RA is a heterogeneous disease, and patients differ in the severity of symptoms as well as in clinical and laboratory findings. In addition, the efficacy of initial therapy using csDMARDs and GCs varies among different individuals. Therefore, finding a suitable biomarker for the prediction of treatment response could help tailor first-choice therapeutic agents in potential non-responders to conventional therapy. Early RA diagnosis together with the prompt initiation of effective treatment may facilitate the achievement of rapid disease remission and the prevention of structural changes, disability and negative impacts on patients’ quality of life. In the present study, we found that lower CLU levels at baseline predicted achieving the therapeutic target of low disease activity and remission after 3, 6 and 12 months of treatment. Moreover, lower baseline CLU levels predicted ≥ 85% improvement after 6 and 12 months of therapy. Consequently, CLU could serve as a biomarker for the prediction of disease activity and treatment response in treatment-naïve patients with early RA. In addition, CLU performed much better than CRP, a routinely used marker of inflammation, in predicting disease activity and treatment response.

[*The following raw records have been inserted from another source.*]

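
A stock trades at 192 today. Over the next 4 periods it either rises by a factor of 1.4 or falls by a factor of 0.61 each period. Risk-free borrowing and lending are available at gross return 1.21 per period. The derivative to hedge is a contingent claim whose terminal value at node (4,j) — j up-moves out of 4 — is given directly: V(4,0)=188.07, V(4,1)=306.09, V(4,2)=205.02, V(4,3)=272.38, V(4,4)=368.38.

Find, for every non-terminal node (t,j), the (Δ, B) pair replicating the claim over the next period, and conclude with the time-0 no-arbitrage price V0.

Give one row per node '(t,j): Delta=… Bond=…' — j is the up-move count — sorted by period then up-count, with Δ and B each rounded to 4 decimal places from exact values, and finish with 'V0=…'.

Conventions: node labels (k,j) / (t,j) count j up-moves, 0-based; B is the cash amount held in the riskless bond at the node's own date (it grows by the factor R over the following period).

(0,0): Delta=0.2174 Bond=94.4728
(1,0): Delta=0.0647 Bond=132.1999
(1,1): Delta=0.2385 Bond=108.6476
(2,0): Delta=-0.7084 Bond=215.1904
(2,1): Delta=0.1713 Bond=142.4729
(2,2): Delta=0.2477 Bond=127.9773
(3,0): Delta=3.4280 Bond=80.1162
(3,1): Delta=-1.2791 Bond=317.4640
(3,2): Delta=0.3714 Bond=126.4528
(3,3): Delta=0.2307 Bond=163.8458
V0=136.2108

Under the risk-neutral measure, an up-move has probability p* = (R−d)/(u−d) = 0.7595 and values discount at R = 1.21.
At maturity the claim pays: V(4,0)=188.0700, V(4,1)=306.0900, V(4,2)=205.0200, V(4,3)=272.3800, V(4,4)=368.3800
(3,0): S=43.5804. Δ = (V_up−V_dn)/(S_up−S_dn) = (306.0900−188.0700)/(61.0125−26.5840) = 3.4280. V = [p*·306.0900 + (1−p*)·188.0700]/1.21 = 229.5086. B = V − Δ·S = 80.1162.
(3,1): S=100.0205. Δ = (V_up−V_dn)/(S_up−S_dn) = (205.0200−306.0900)/(140.0287−61.0125) = -1.2791. V = [p*·205.0200 + (1−p*)·306.0900]/1.21 = 189.5273. B = V − Δ·S = 317.4640.
(3,2): S=229.5552. Δ = (V_up−V_dn)/(S_up−S_dn) = (272.3800−205.0200)/(321.3773−140.0287) = 0.3714. V = [p*·272.3800 + (1−p*)·205.0200]/1.21 = 211.7186. B = V − Δ·S = 126.4528.
(3,3): S=526.8480. Δ = (V_up−V_dn)/(S_up−S_dn) = (368.3800−272.3800)/(737.5872−321.3773) = 0.2307. V = [p*·368.3800 + (1−p*)·272.3800]/1.21 = 285.3648. B = V − Δ·S = 163.8458.
(2,0): S=71.4432. Δ = (V_up−V_dn)/(S_up−S_dn) = (189.5273−229.5086)/(100.0205−43.5804) = -0.7084. V = [p*·189.5273 + (1−p*)·229.5086]/1.21 = 164.5810. B = V − Δ·S = 215.1904.
(2,1): S=163.9680. Δ = (V_up−V_dn)/(S_up−S_dn) = (211.7186−189.5273)/(229.5552−100.0205) = 0.1713. V = [p*·211.7186 + (1−p*)·189.5273]/1.21 = 170.5632. B = V − Δ·S = 142.4729.
(2,2): S=376.3200. Δ = (V_up−V_dn)/(S_up−S_dn) = (285.3648−211.7186)/(526.8480−229.5552) = 0.2477. V = [p*·285.3648 + (1−p*)·211.7186]/1.21 = 221.2003. B = V − Δ·S = 127.9773.
(1,0): S=117.1200. Δ = (V_up−V_dn)/(S_up−S_dn) = (170.5632−164.5810)/(163.9680−71.4432) = 0.0647. V = [p*·170.5632 + (1−p*)·164.5810]/1.21 = 139.7722. B = V − Δ·S = 132.1999.
(1,1): S=268.8000. Δ = (V_up−V_dn)/(S_up−S_dn) = (221.2003−170.5632)/(376.3200−163.9680) = 0.2385. V = [p*·221.2003 + (1−p*)·170.5632]/1.21 = 172.7453. B = V − Δ·S = 108.6476.
(0,0): S=192.0000. Δ = (V_up−V_dn)/(S_up−S_dn) = (172.7453−139.7722)/(268.8000−117.1200) = 0.2174. V = [p*·172.7453 + (1−p*)·139.7722]/1.21 = 136.2108. B = V − Δ·S = 94.4728.
Verification: the root portfolio costs Δ(0,0)·S0 + B(0,0) = 136.2108, matching V0.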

Furthermore, CLU was also better than autoantibodies to predict treatment response. Importantly, although DAS28 was a slightly better predictor than CLU at certain time points predicting low disease activity and remission, CLU was demonstrated as a better biomarker of major treatment response, which is an important therapeutic target in clinical practice.

However, further studies using larger cohorts of patients are required to demonstrate whether CLU is also able to predict structural disease progression and the therapeutic response in patients with established RA to other treatments, e.g. targeted DMARDs.

Conclusions

In summary, we have demonstrated increased CLU levels in treatment-naïve patients with early RA in comparison to healthy individuals and their decrease after the initiation of conventional therapy. In addition, CLU levels at baseline predicted achieving the therapeutic target of low disease activity and remission or major clinical response. These data suggest that CLU may serve as a potential predictive biomarker in patients with early RA.